07/Oct/2024
O pacote de medidas monetárias anunciado pelo governo da China nas últimas duas semanas elevou as chances de o país atingir a meta de crescimento "próxima a 5%" para 2024. Contudo, economistas acreditam que o ritmo de expansão do produto interno bruto em 2025 deverá diminuir devido à falta de ações oficiais estruturais para enfrentar a crise do setor imobiliário. O Banco ANZ estima que as recentes medidas que reduzem restrições para a compra de imóveis e injetam recursos do banco central do país no mercado financeiro ajudarão o PIB a crescer 4,9% neste ano. Mas, para 2025, a previsão é de desaceleração a 4,3%. Ainda faltam ações mais profundas pelo governo central para que o crescimento no próximo ano tenha uma expansão ao redor de 5%.
O quadro econômico poderia melhorar muito se uma autoridade do banco central chinês (PBoC) ou do Ministério das Finanças viesse a público para informar que o Poder Executivo tem um plano e fará tudo o for necessário para que os preços de imóveis estabilizem ou registrem um leve crescimento em 2025 e 2026. Os valores de mercado de imóveis na China devem cair 10% neste ano, depois de uma retração de 6% em 2023. Para os investimentos na construção de residências em 2024, a projeção é de uma queda de 10%, após um recuo de 9,6% no ano anterior. Para o UBS, a China deverá ter um crescimento de 4,0% em 2025. As exportações ficarão mais fracas do que em 2024, devido à redução da velocidade do nível de atividade global, especialmente com a desaceleração dos Estados Unidos. No próximo ano também deverão continuar as fracas expectativas dos cidadãos e das empresas para as perspectivas da economia, o que atrasa o consumo e os investimentos.
Neste contexto, diminuirá o ritmo para as indústrias ampliarem a formação bruta de capital fixo, o que deve colaborar para a menor geração de empregos e expansão da renda real das famílias. Há um consenso dos especialistas que o governo da China precisará adotar logo fortes medidas fiscais para melhorar o cenário de expansão do PIB em 2025. Uma emissão de 2 trilhões de renminbis em títulos públicos federais para expandir projetos de infraestrutura por diversas cidades que estão com problemas de receitas, motivados pela crise do setor imobiliário, é uma iniciativa viável que poderá ser anunciada em poucas semanas, aponta o Banco Natixis. Mas, a China precisa de um estímulo fiscal bem maior, perto de 8 trilhões de renminbis, para permitir uma expansão mais firme do produto interno bruto que não ocorre desde a pandemia.

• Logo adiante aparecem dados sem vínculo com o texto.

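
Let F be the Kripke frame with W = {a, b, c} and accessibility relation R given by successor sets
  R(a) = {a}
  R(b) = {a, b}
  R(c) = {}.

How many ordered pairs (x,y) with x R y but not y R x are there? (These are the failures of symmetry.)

Enumerating: (b,a).

1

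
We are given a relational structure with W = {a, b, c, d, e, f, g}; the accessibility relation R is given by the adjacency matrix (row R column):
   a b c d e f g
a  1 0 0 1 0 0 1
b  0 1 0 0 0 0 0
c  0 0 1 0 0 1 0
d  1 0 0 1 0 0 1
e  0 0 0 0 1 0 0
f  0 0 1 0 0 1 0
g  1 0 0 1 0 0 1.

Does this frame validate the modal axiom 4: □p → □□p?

By correspondence theory, 4 is valid on a frame iff R is transitive.
Transitive: yes — every two-step R-path is closed by a direct edge.

Yes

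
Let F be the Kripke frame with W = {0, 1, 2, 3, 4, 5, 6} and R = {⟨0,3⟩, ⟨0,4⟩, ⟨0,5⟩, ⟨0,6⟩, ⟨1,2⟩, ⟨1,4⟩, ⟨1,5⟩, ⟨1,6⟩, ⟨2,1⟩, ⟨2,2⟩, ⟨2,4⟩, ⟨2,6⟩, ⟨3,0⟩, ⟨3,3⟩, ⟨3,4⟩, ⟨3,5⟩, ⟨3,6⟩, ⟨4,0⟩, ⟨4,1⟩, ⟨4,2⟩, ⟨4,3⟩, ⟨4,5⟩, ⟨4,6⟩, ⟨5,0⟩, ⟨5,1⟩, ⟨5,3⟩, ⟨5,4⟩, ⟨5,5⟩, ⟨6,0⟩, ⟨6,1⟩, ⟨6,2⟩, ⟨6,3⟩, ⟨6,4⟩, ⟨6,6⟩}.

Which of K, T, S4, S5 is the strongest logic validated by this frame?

K

Reflexive (axiom T): no — 0 is not related to itself.
Transitive (axiom 4): no — 0 R 4 and 4 R 1, but not 0 R 1.
Euclidean (axiom 5): no — 0 R 5 and 0 R 6, but not 5 R 6.
So F validates K; T would additionally require R to be reflexive. The strongest is K.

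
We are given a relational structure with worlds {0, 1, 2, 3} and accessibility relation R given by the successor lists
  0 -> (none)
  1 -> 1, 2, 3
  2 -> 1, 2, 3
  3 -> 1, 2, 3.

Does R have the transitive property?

Transitive: yes — every two-step R-path is closed by a direct edge.

Yes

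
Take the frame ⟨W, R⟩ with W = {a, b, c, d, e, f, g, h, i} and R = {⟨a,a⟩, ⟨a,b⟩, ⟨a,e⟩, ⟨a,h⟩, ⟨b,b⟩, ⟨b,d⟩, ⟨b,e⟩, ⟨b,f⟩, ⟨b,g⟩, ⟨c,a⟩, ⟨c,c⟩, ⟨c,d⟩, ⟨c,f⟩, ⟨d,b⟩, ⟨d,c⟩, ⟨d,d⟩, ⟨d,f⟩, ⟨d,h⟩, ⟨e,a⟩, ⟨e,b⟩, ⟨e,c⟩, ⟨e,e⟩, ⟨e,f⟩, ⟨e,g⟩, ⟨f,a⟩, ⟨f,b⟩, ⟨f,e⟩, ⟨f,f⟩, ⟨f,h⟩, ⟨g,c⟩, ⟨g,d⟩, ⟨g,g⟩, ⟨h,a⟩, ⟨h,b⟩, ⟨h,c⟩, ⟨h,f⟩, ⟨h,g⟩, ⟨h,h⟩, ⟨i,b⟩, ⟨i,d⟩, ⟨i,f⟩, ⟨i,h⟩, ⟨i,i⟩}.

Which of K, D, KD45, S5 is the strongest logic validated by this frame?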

Na avaliação do Banco Société Generale, como a China terá um baixo impulso fiscal neste ano (déficit público consolidado do país como proporção do PIB deve atingir 7,5%, ante 7% em 2023), a administração do presidente Xi Jinping precisará de mais gastos públicos em 2025 para manter o ritmo do crescimento do produto interno bruto. E para isso, é fundamental adotar ações para melhorar a confiança dos cidadãos no mercado de residências, dado que perto de 60% da poupança das famílias no país estão aplicadas em imóveis. É muito importante terminar a queda dos preços das casas. Para isso, é necessário o governo prover novas linhas de funding para as incorporadoras concluírem projetos já iniciados, mas que pararam por falta de recursos, o que afeta a confiança dos consumidores para comprar imóveis.

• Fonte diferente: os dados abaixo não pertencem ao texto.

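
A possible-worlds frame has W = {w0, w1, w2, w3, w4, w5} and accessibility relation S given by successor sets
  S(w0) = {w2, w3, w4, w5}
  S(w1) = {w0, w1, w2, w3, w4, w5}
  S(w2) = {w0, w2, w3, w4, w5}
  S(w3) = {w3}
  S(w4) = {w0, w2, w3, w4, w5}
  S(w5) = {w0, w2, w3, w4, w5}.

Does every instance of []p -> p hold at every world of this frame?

By correspondence theory, T is valid on a frame iff S is reflexive.
Reflexive: no — w0 is not related to itself.

No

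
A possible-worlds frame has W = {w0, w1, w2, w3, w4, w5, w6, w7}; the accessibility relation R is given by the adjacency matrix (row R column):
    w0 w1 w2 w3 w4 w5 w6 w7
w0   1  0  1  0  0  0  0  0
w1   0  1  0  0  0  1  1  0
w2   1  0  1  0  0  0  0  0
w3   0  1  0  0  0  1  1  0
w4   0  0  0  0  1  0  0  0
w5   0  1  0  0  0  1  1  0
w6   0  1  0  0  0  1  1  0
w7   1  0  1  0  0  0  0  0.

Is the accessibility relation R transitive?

Yes

Transitive: yes — every two-step R-path is closed by a direct edge.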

O governo também poderia comprar unidades para reduzir o estoque de propriedades e depois poderia alugá-las para pessoas que migram de regiões rurais para diversas cidades pelo país. Para a Moody 's Analytics, o problema de baixa confiança dos cidadãos e de empresas para as perspectivas da China pode ser combatido se houver redução do peso do setor imobiliário e das exportações de manufaturados no modelo econômico do país. Em contrapartida, deve ocorrer o aumento da participação do consumo das famílias e do setor de serviços. Seria relevante fortalecer o mercado de trabalho não apenas para os jovens, que enfrentam uma elevada taxa de desemprego. E isto poderia ocorrer com uma melhora expressiva da rede de proteção social em termos nacionais, com um grande aumento de investimentos públicos nas áreas de previdência social, saúde e educação. Fonte: Broadcast Agro. Adaptado por Cogo Inteligência em Agronegócio.